On the one hand, I agree with their conclusion that the death penalty is probably wrong for child rapists. I say this on the most pragmatic of reasons; I think it will, in the long run, save more children’s lives than it will kill.
How do I come to that conclusion? Let’s look at a child rapist, standing over his victim. “If I get caught, I’ll get executed for what I’ve already done. If I kill the kid, the penalty won’t be any worse, and the kid won’t be around to help them find me and testify against me.” There is no incentive for the rapist to not take that final step and become a murderer, too.
That being said, I think that the Court was wrong in its striking down the law. While I think that the law was wrong-headed (but I certainly can sympathize with the sentiment behind it), I think that it is the right of the several states to shape its own laws. And that includes deciding which crimes are so heinous that they deserve the ultimate sanction.
The Court (well, at least five of the nine) have decided that “cruel and unusual” is a flexible term, one that changes and evolves and redefines itself with the times. I happen to disagree; the whole point of the Constitution is that it is not capable of changing and evolving and redefining itself. For that, we have the Amendment process.

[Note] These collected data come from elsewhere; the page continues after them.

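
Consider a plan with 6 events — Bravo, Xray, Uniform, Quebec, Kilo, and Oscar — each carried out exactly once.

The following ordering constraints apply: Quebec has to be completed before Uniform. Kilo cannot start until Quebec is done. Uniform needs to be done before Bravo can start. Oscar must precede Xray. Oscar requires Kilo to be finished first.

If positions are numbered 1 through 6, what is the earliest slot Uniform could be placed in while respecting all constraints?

2

The only event forced before Uniform (directly or transitively) is Quebec.
With 1 mandatory predecessor, the earliest Uniform can sit is position 1+1 = 2, and placing just that one first achieves it.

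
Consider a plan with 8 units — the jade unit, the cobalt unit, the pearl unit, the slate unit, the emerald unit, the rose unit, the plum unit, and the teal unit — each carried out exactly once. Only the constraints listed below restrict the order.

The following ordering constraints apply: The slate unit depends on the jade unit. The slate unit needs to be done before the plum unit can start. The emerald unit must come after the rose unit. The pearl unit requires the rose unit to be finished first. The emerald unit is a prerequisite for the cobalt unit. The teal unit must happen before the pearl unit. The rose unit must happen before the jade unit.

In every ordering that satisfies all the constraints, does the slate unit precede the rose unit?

No

The constraints actually force the rose unit before the slate unit (via the rose unit → the jade unit → the slate unit), not the other way around.
So the slate unit never precedes the rose unit.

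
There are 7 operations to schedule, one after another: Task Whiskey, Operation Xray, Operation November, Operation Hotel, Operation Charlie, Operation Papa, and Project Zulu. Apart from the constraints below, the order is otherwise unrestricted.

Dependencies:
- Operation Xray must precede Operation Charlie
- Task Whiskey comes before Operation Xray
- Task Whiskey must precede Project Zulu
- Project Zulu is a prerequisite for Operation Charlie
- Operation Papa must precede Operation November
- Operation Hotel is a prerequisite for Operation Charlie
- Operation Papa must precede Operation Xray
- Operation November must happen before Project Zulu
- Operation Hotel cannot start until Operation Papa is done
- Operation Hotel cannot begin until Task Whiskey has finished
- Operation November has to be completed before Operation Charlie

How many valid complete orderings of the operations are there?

2 operations have no prerequisites (Task Whiskey, Operation Papa), so any of them could come first.
Counting all ways to extend the partial order to a total order gives 30.

30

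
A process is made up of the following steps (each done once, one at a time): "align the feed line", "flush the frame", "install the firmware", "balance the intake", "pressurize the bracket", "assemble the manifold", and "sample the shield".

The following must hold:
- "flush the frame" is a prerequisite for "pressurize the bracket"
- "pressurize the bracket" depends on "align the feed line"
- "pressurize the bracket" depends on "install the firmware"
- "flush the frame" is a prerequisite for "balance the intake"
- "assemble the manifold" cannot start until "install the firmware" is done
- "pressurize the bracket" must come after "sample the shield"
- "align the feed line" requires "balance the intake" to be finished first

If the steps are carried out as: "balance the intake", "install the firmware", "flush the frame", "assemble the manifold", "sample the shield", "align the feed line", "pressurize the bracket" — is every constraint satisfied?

Here "flush the frame" comes after "balance the intake".
Since "flush the frame" is required before "balance the intake", the ordering is invalid.

No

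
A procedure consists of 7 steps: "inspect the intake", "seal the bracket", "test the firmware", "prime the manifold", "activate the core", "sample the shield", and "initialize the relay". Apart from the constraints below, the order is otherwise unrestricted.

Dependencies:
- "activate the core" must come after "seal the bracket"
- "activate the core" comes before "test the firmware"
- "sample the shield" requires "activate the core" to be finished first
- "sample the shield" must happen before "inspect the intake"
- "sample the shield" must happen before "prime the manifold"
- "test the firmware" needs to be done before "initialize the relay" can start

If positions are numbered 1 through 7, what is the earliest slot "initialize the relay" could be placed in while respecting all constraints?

The steps that are forced before "initialize the relay", directly or transitively, are "seal the bracket", "test the firmware", "activate the core". That's 3 steps.
So at minimum 3 steps come before "initialize the relay", putting "initialize the relay" no earlier than position 4. That position is achievable by scheduling exactly those predecessors first.

4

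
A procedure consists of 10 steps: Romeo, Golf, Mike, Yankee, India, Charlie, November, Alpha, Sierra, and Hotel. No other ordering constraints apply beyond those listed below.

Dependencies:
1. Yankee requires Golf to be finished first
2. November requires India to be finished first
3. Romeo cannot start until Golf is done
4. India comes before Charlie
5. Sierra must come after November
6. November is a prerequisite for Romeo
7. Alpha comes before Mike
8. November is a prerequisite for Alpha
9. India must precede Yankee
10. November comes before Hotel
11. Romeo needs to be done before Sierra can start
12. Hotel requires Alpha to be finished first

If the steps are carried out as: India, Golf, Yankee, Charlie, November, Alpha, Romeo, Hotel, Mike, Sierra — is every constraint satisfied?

Checking each listed constraint against this order: for instance, November is in position 5 and Sierra in position 10, so that constraint holds — and the remaining constraints check out the same way.

Yes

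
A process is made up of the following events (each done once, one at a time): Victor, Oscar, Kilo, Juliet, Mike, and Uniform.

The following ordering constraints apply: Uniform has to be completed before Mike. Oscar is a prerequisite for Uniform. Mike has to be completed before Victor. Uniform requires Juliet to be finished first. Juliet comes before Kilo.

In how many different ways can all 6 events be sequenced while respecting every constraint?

The events with no prerequisites are Oscar, Juliet; any of them can be placed first.
Counting all ways to extend the partial order to a total order gives 9.

9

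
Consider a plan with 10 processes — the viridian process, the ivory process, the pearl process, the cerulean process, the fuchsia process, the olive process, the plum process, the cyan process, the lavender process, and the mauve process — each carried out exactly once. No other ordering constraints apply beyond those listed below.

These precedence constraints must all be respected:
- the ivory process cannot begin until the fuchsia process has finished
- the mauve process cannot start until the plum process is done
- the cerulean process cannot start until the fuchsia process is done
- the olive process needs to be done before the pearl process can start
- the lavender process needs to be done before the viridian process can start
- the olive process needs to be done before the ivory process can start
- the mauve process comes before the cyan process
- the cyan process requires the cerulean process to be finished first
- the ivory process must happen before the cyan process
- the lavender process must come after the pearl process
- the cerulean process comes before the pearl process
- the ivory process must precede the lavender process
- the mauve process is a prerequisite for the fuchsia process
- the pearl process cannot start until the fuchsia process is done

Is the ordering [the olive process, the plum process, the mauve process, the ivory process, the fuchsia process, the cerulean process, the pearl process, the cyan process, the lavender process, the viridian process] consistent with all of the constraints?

The sequence places the ivory process ahead of the fuchsia process.
But one of the constraints requires the fuchsia process before the ivory process, so this ordering violates it.

No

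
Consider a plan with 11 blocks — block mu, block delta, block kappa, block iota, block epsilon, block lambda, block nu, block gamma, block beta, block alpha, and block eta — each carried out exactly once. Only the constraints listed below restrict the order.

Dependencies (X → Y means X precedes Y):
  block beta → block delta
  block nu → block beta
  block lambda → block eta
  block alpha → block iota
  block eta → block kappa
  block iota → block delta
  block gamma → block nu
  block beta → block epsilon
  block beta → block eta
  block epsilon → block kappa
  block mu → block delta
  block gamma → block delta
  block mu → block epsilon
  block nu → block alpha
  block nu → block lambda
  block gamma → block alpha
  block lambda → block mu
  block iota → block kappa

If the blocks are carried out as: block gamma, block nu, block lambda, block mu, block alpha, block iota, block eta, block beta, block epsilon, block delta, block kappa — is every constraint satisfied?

The sequence places block eta ahead of block beta.
That contradicts the constraint that block beta must precede block eta.

No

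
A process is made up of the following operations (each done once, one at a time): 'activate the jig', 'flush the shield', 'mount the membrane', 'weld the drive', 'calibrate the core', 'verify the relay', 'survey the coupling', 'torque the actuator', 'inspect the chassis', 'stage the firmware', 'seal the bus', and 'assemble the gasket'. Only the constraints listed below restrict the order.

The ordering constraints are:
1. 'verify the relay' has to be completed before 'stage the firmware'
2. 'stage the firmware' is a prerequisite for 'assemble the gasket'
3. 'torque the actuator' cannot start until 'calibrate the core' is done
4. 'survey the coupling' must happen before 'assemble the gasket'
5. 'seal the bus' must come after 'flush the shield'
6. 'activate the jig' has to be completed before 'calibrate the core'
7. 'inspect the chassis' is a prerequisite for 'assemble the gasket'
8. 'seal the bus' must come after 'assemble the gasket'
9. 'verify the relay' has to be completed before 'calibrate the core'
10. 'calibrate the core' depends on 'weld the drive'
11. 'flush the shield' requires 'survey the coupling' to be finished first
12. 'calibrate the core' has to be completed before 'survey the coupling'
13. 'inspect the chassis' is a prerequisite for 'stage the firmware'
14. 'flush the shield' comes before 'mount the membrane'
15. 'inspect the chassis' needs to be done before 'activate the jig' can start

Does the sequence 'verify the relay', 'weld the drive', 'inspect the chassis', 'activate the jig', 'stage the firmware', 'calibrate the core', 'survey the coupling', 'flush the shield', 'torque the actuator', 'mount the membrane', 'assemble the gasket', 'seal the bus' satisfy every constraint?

Yes

Every stated constraint is respected: 'inspect the chassis' sits at position 3, ahead of 'assemble the gasket' at position 11, and each of the other listed pairs likewise has the predecessor earlier in the sequence.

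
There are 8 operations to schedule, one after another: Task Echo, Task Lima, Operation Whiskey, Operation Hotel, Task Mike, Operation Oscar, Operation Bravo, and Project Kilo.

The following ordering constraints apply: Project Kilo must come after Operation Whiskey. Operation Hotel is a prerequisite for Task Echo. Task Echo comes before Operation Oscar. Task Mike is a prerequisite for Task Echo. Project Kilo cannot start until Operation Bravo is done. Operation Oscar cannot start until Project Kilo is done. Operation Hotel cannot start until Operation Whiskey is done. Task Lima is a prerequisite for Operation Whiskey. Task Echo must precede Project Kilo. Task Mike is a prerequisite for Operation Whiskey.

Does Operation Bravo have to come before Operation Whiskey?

Nothing in the constraints links Operation Bravo and Operation Whiskey; they are unordered relative to each other.
There exist valid orderings with Operation Whiskey before Operation Bravo, so Operation Bravo is not required to come first.

No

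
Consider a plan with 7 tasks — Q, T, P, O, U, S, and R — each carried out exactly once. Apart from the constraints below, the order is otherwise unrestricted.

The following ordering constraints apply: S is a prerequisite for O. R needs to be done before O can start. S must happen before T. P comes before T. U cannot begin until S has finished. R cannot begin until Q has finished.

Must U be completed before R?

No

Nothing in the constraints links U and R; they are unordered relative to each other.
A valid ordering placing R before U exists, so the answer is no.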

Further, as others have noted, we already have a metric of what “the people” consider appropriate and in tune with public mores — it’s the law. Laws are passed, amended, and repealed by representatives directly elected by the public as a whole. If the people of Texas, through their duly-elected representatives, have decided that the rape of a child is worthy of the ultimate sanction — death — then that pretty much meets the definition of what the people want. And if the people don’t agree, then they can get their representatives to change things.
Of course, there is a place for the courts in these matters. They not only have the right, but the duty to intervene in cases when the law is just plain abusive, and needs to be struck down. But this level of micromanaging — reaching down into the states to decide which crimes are worthy of life imprisonment, and which are worthy of death.
Simply put, I don’t think that the Supreme Court is the body that should be in charge of deciding which crimes are worthy of the ultimate penalty. That is, in accordance with the 10th Amendment.
And, the last time I checked, the 10th Amendment is still part of the United States Constitution — in theory, the highest law of the land.